A powerful bomb that ripped through a vehicle in Ħamrun yesterday morning could have gone off by accident, investigators believe.

The device exploded just after 9.35 a.m., slightly injuring three passers-by.

Pupils at Our Lady Immaculate School, just a corner away, had been in their classrooms for an hour when the blast made them jump out of their seats. So powerful was the explosion that the car’s door ended up on the roof of a house across the road while a seat was catapulted over another house on the opposite side and landed in a yard at the back.

Debris went flying in all directions, with pieces of the car ending up as far as the entrance of the school, approximately 70 metres away. The blast was heard from as far as Birkirkara. Several houses had their window panes shattered but a van parked next to the vehicle that exploded survived with a shattered windscreen.

The vehicle was a red Fiat Fiorino owned by Keith Galea, a former prison inmate who was released a few days ago. He had parked his car in front of a disused garage in Canon Bonnici Street, a few doors up from where his parents live.

Mr Galea missed the blast by only a few minutes as he had just arrived, parked and walked up to his parents’ house.

An explosives expert said the signs were the explosive device was inside the vehicle rather than underneath it, as is common with planted car bombs. Otherwise the damage caused would have been completely different.

In fact, investigators are pursuing two theories: that the bomb inside the vehicle and went off accidentally or that someone broke into the vehicle and placed the bomb there with the intention of killing Mr Galea.

Police sources said Mr Galea was questioned yesterday.

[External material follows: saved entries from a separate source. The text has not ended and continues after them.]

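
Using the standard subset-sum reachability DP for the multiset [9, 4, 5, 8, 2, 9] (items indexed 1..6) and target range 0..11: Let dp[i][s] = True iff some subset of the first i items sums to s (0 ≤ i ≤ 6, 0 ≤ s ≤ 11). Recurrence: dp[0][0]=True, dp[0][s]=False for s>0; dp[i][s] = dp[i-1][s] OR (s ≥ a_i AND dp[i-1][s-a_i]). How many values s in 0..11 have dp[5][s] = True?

i\s   0   1   2   3   4   5   6   7   8   9  10  11
  0   T   F   F   F   F   F   F   F   F   F   F   F
  1   T   F   F   F   F   F   F   F   F   T   F   F
  2   T   F   F   F   T   F   F   F   F   T   F   F
  3   T   F   F   F   T   T   F   F   F   T   F   F
  4   T   F   F   F   T   T   F   F   T   T   F   F
  5   T   F   T   F   T   T   T   T   T   T   T   T
  6   T   F   T   F   T   T   T   T   T   T   T   T

10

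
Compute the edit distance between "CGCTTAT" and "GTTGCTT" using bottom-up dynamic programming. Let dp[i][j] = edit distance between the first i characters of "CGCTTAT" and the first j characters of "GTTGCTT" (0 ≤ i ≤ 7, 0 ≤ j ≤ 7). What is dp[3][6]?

   ''  G  T  T  G  C  T  T
''  0  1  2  3  4  5  6  7
 C  1  1  2  3  4  4  5  6
 G  2  1  2  3  3  4  5  6
 C  3  2  2  3  4  3  4  5
 T  4  3  2  2  3  4  3  4
 T  5  4  3  2  3  4  4  3
 A  6  5  4  3  3  4  5  4
 T  7  6  5  4  4  4  4  5

4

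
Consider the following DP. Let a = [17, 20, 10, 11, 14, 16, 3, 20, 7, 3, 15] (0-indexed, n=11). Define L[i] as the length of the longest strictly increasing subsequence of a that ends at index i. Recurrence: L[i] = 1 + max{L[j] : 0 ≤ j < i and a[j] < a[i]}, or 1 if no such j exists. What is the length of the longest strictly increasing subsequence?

   i    0    1    2    3    4    5    6    7    8    9   10
a[i]   17   20   10   11   14   16    3   20    7    3   15
L[i]    1    2    1    2    3    4    1    5    2    1    4

5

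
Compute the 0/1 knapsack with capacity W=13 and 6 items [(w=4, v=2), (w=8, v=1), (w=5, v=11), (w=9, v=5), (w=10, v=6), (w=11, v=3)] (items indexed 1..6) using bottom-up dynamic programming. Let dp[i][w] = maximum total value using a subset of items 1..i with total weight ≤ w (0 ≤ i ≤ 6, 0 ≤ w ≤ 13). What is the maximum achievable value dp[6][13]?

i\w   0   1   2   3   4   5   6   7   8   9  10  11  12  13
  0   0   0   0   0   0   0   0   0   0   0   0   0   0   0
  1   0   0   0   0   2   2   2   2   2   2   2   2   2   2
  2   0   0   0   0   2   2   2   2   2   2   2   2   3   3
  3   0   0   0   0   2  11  11  11  11  13  13  13  13  13
  4   0   0   0   0   2  11  11  11  11  13  13  13  13  13
  5   0   0   0   0   2  11  11  11  11  13  13  13  13  13
  6   0   0   0   0   2  11  11  11  11  13  13  13  13  13

13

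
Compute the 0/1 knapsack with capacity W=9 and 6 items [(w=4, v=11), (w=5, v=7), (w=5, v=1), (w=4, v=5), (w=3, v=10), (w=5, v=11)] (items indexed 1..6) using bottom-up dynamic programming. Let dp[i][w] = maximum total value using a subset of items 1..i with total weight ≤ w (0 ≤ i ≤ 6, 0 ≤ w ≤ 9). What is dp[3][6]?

11

i\w   0   1   2   3   4   5   6   7   8   9
  0   0   0   0   0   0   0   0   0   0   0
  1   0   0   0   0  11  11  11  11  11  11
  2   0   0   0   0  11  11  11  11  11  18
  3   0   0   0   0  11  11  11  11  11  18
  4   0   0   0   0  11  11  11  11  16  18
  5   0   0   0  10  11  11  11  21  21  21
  6   0   0   0  10  11  11  11  21  21  22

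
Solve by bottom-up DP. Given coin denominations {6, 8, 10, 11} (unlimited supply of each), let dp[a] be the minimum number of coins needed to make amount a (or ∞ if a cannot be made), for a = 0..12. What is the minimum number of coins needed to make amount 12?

2

 a  0  1  2  3  4  5  6  7  8  9 10 11 12
dp  0  -  -  -  -  -  1  -  1  -  1  1  2
(- denotes ∞ / unreachable)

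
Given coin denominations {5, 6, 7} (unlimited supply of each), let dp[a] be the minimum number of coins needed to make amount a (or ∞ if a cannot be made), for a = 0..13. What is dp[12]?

 a  0  1  2  3  4  5  6  7  8  9 10 11 12 13
dp  0  -  -  -  -  1  1  1  -  -  2  2  2  2
(- denotes ∞ / unreachable)

2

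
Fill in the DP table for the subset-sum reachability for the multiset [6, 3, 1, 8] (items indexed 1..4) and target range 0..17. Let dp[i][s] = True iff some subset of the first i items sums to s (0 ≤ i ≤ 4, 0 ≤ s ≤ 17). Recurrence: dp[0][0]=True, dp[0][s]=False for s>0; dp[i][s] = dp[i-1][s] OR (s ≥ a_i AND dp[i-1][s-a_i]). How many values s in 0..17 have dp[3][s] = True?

i\s   0   1   2   3   4   5   6   7   8   9  10  11  12  13  14  15  16  17
  0   T   F   F   F   F   F   F   F   F   F   F   F   F   F   F   F   F   F
  1   T   F   F   F   F   F   T   F   F   F   F   F   F   F   F   F   F   F
  2   T   F   F   T   F   F   T   F   F   T   F   F   F   F   F   F   F   F
  3   T   T   F   T   T   F   T   T   F   T   T   F   F   F   F   F   F   F
  4   T   T   F   T   T   F   T   T   T   T   T   T   T   F   T   T   F   T

8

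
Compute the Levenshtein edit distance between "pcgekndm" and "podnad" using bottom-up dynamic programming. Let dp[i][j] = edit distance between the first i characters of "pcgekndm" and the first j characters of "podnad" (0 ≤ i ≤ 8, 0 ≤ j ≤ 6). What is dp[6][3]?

5

   ''  p  o  d  n  a  d
''  0  1  2  3  4  5  6
 p  1  0  1  2  3  4  5
 c  2  1  1  2  3  4  5
 g  3  2  2  2  3  4  5
 e  4  3  3  3  3  4  5
 k  5  4  4  4  4  4  5
 n  6  5  5  5  4  5  5
 d  7  6  6  5  5  5  5
 m  8  7  7  6  6  6  6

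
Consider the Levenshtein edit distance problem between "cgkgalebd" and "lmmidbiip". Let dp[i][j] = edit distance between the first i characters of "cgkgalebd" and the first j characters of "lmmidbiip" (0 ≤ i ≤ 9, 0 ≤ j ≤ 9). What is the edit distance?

   ''  l  m  m  i  d  b  i  i  p
''  0  1  2  3  4  5  6  7  8  9
 c  1  1  2  3  4  5  6  7  8  9
 g  2  2  2  3  4  5  6  7  8  9
 k  3  3  3  3  4  5  6  7  8  9
 g  4  4  4  4  4  5  6  7  8  9
 a  5  5  5  5  5  5  6  7  8  9
 l  6  5  6  6  6  6  6  7  8  9
 e  7  6  6  7  7  7  7  7  8  9
 b  8  7  7  7  8  8  7  8  8  9
 d  9  8  8  8  8  8  8  8  9  9

9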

People who live nearby expressed shock yesterday morning. Doris Fenech, who lives about 50 metres away, said she had walked along the same pavement just 10 minutes before when she went shopping from the grocery store.

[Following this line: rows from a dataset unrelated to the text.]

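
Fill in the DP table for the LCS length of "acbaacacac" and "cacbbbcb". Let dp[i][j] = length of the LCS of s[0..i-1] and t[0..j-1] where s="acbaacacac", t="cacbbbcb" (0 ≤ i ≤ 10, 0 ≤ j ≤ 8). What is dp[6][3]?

3

   ''  c  a  c  b  b  b  c  b
''  0  0  0  0  0  0  0  0  0
 a  0  0  1  1  1  1  1  1  1
 c  0  1  1  2  2  2  2  2  2
 b  0  1  1  2  3  3  3  3  3
 a  0  1  2  2  3  3  3  3  3
 a  0  1  2  2  3  3  3  3  3
 c  0  1  2  3  3  3  3  4  4
 a  0  1  2  3  3  3  3  4  4
 c  0  1  2  3  3  3  3  4  4
 a  0  1  2  3  3  3  3  4  4
 c  0  1  2  3  3  3  3  4  4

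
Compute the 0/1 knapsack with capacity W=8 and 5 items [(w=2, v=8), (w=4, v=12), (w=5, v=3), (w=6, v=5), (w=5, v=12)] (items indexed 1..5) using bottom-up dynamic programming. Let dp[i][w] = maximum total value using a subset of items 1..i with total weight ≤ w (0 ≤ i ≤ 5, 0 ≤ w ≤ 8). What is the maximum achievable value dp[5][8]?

20

i\w   0   1   2   3   4   5   6   7   8
  0   0   0   0   0   0   0   0   0   0
  1   0   0   8   8   8   8   8   8   8
  2   0   0   8   8  12  12  20  20  20
  3   0   0   8   8  12  12  20  20  20
  4   0   0   8   8  12  12  20  20  20
  5   0   0   8   8  12  12  20  20  20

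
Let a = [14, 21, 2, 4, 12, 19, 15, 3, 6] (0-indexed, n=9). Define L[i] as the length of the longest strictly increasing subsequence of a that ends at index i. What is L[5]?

4

   i    0    1    2    3    4    5    6    7    8
a[i]   14   21    2    4   12   19   15    3    6
L[i]    1    2    1    2    3    4    4    2    3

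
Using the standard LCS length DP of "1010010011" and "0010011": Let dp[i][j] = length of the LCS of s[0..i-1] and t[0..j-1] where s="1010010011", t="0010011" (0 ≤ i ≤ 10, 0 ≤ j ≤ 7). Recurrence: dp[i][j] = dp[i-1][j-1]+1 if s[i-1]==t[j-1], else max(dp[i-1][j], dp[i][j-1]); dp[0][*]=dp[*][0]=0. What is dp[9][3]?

3

   ''  0  0  1  0  0  1  1
''  0  0  0  0  0  0  0  0
 1  0  0  0  1  1  1  1  1
 0  0  1  1  1  2  2  2  2
 1  0  1  1  2  2  2  3  3
 0  0  1  2  2  3  3  3  3
 0  0  1  2  2  3  4  4  4
 1  0  1  2  3  3  4  5  5
 0  0  1  2  3  4  4  5  5
 0  0  1  2  3  4  5  5  5
 1  0  1  2  3  4  5  6  6
 1  0  1  2  3  4  5  6  7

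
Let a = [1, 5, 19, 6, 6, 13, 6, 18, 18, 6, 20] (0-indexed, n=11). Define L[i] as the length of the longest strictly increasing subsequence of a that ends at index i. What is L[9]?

   i    0    1    2    3    4    5    6    7    8    9   10
a[i]    1    5   19    6    6   13    6   18   18    6   20
L[i]    1    2    3    3    3    4    3    5    5    3    6

3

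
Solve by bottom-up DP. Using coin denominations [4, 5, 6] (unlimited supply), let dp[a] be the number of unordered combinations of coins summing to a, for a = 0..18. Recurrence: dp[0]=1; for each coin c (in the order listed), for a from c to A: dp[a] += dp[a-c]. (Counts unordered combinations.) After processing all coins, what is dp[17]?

after  coin     0     1     2     3     4     5     6     7     8     9    10    11    12    13    14    15    16    17    18
          4     1     0     0     0     1     0     0     0     1     0     0     0     1     0     0     0     1     0     0
          5     1     0     0     0     1     1     0     0     1     1     1     0     1     1     1     1     1     1     1
          6     1     0     0     0     1     1     1     0     1     1     2     1     2     1     2     2     3     2     3

2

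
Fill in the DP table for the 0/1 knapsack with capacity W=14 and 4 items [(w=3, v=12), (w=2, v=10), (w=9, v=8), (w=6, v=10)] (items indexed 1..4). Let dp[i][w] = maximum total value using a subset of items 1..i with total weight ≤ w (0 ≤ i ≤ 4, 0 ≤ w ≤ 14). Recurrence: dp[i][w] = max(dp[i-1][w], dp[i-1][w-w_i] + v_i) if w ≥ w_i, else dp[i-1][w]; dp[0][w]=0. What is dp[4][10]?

i\w   0   1   2   3   4   5   6   7   8   9  10  11  12  13  14
  0   0   0   0   0   0   0   0   0   0   0   0   0   0   0   0
  1   0   0   0  12  12  12  12  12  12  12  12  12  12  12  12
  2   0   0  10  12  12  22  22  22  22  22  22  22  22  22  22
  3   0   0  10  12  12  22  22  22  22  22  22  22  22  22  30
  4   0   0  10  12  12  22  22  22  22  22  22  32  32  32  32

22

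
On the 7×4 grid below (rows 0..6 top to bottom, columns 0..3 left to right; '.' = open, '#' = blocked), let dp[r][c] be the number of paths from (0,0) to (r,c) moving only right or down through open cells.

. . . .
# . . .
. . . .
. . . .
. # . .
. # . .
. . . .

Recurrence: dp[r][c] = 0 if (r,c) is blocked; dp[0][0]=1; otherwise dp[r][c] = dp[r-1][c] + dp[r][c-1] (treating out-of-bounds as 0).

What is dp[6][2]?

4

r\c   0   1   2   3
  0   1   1   1   1
  1   0   1   2   3
  2   0   1   3   6
  3   0   1   4  10
  4   0   0   4  14
  5   0   0   4  18
  6   0   0   4  22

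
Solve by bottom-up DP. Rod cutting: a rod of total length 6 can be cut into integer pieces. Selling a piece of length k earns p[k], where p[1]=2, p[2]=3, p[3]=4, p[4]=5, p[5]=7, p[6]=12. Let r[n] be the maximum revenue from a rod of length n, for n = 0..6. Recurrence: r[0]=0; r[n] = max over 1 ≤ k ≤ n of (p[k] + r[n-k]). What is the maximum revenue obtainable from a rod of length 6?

12

   n    0    1    2    3    4    5    6
r[n]    0    2    4    6    8   10   12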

Others expressed relief that the bomb had not exploded earlier when the place would have been full of children going to school.

Members of the Civil Protection Department, personnel from the Armed Forces explosives section and several policemen arrived on the scene within minutes, cordoning off the area and taking note of the damage.

Last car bomb

The last recorded car bomb occurred 10 years ago and killed a man in Marsascala.

In 2001, a bomb placed under a Volvo exploded and killed Stephen Said, 29, the barman of the St Julians Labour Party club.

The last bomb explosion, however, took place in December 2010 when a device was placed on a window of Transport Malta offices in Sa Maison, injuring officials Major Peter Ripard and Konrad Pulé.